San Diego, CA – June 5, 2013 – Genoa Pharmaceuticals, the leader in inhaled medicines for pulmonary fibrosis and collaborator’s Drs. Martin Kolb and Kjetil Ask at McMaster University announced today the measured advantages of inhaled GP-101 (aerosol pirfenidone) in the treatment of pulmonary fibrosis. Utilizing the standard in vivo model of bleomycin-induced pulmonary fibrosis, we have demonstrated that small inhaled doses yielding high peak, short duration lung pirfenidone concentrations offers statistically greater anti-fibrotic efficacy than higher oral doses resulting in low peak drug exposure. As these small inhaled doses also largely avoid the gastrointestinal tract, inhalation holds promise to reduce or eliminate gastrointestinal and systemic side effects observed with the oral medicine. The company expects to present these findings at an upcoming pulmonary fibrosis meeting.
“Genoa is very excited about these findings and the potential for inhaled GP-101 to benefit IPF patients”, said Mark Surber, Ph.D., Genoa’s Founder, President and Chief Scientific Officer. “For IPF treatment to be successful, sufficient drug must first be delivered to the lung. Although the oral dose size is large, because swallowed pirfenidone spreads throughout the body before reaching the lung the resulting delivered lung dose is quite small. As inhalation delivery administers pirfenidone directly to the lung, a significant increase is achieved with only a very small inhaled dose. By this route of administration, it is further anticipated that patient compliance will also improve.”
“The efficacy of inhaled pirfenidone on improving outcomes in the animal model is quite remarkable”, said Dr. Martin Kolb, M.D., Ph.D. & Associate Professor in the Division of Respirology, within the Department of Medicine Pathology & Molecular Medicine at McMaster University. “We observed stronger anti-fibrotic effects than with oral pirfenidone, notably at an equivalent tissue level, suggesting the compound reaches important tissue compartments better if administered by inhalation. Considering the resultant systemic dose was just a fraction of that seen following oral delivery, one would expect fewer adverse effects with inhaled GP-101, which would most likely improve patient compliance. This result certainly warrants further clinical evaluation of inhaled GP-101 in IPF patients.”
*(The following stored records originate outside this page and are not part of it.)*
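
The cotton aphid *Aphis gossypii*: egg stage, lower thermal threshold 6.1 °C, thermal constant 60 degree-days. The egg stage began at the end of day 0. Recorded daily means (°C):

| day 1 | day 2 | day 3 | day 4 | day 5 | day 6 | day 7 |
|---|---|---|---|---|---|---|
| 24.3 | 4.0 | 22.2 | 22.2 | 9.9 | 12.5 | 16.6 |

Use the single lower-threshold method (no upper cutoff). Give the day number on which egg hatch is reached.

day 6

Daily DD above 6.1 °C: 18.2, 0.0, 16.1, 16.1, 3.8, 6.4, 10.5.
Cumulative: 18.2, 18.2, 34.3, 50.4, 54.2, 60.6, 71.1.
The total first reaches 60 DD on day 6.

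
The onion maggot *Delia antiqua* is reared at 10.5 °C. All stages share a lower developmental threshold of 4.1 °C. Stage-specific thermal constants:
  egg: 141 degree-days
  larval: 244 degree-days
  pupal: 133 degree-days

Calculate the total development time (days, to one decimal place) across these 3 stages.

80.9 days

Daily accumulation at 10.5 °C = 10.5 − 4.1 = 6.4 DD/day.
Total K = 141 + 244 + 133 = 518 DD.
Total duration = 518 / 6.4 = 80.938 ≈ 80.9 days.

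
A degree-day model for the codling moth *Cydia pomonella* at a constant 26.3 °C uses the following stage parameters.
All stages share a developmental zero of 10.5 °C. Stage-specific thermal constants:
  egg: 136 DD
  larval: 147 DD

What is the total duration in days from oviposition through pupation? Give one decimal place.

17.9 days

Daily accumulation at 26.3 °C = 26.3 − 10.5 = 15.8 DD/day.
Total K = 136 + 147 = 283 DD.
Total duration = 283 / 15.8 = 17.911 ≈ 17.9 days.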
About Genoa Pharmaceuticals
Genoa Pharmaceuticals, Inc. is committed to developing improved therapies for the treatment of IPF. Based in San Diego, Genoa’s lead program, GP-101 (aerosol pirfenidone) plans to enter clinical trials in early 2015.
About Dr. Martin Kolb and McMaster University
Dr. Kolb is Associate Professor of Medicine at McMaster University and Research Director of the Firestone Institute for Respiratory Health. Dr. Kolb is a recognized clinician and expert in the field of lung fibrosis whose research activities focus on the biology of lung injury, repair and fibrosis, particularly in Idiopathic Pulmonary Fibrosis (IPF). He has a strong interest in growth factor biology (e.g. TGF-beta and IL-1), extracellular matrix, and mesenchymal cell progenitors (mesenchymal stem cells and fibrocytes). In his lab he uses a variety of disease models to study biological mechanisms and also the efficacy of novel drugs in the preclinical setting. Small animal imaging with CT and PET is one of the exciting new research areas that Dr. Kolb pursues at McMaster in collaboration with other faculty members (Dr. Renee Labiris). Further, Dr. Kolb leads activities in biomarker development for lung fibrosis and he participates as Principal Investigator and Steering Committee members in numerous clinical trials on interstitial lung disease. He was Co-Chair of the Pulmonary Fibrosis Summit in San Diego in December 2013, and is Chair of the 18th International Colloquium on Lung Fibrosis in September 2014 (Tremblant, Quebec).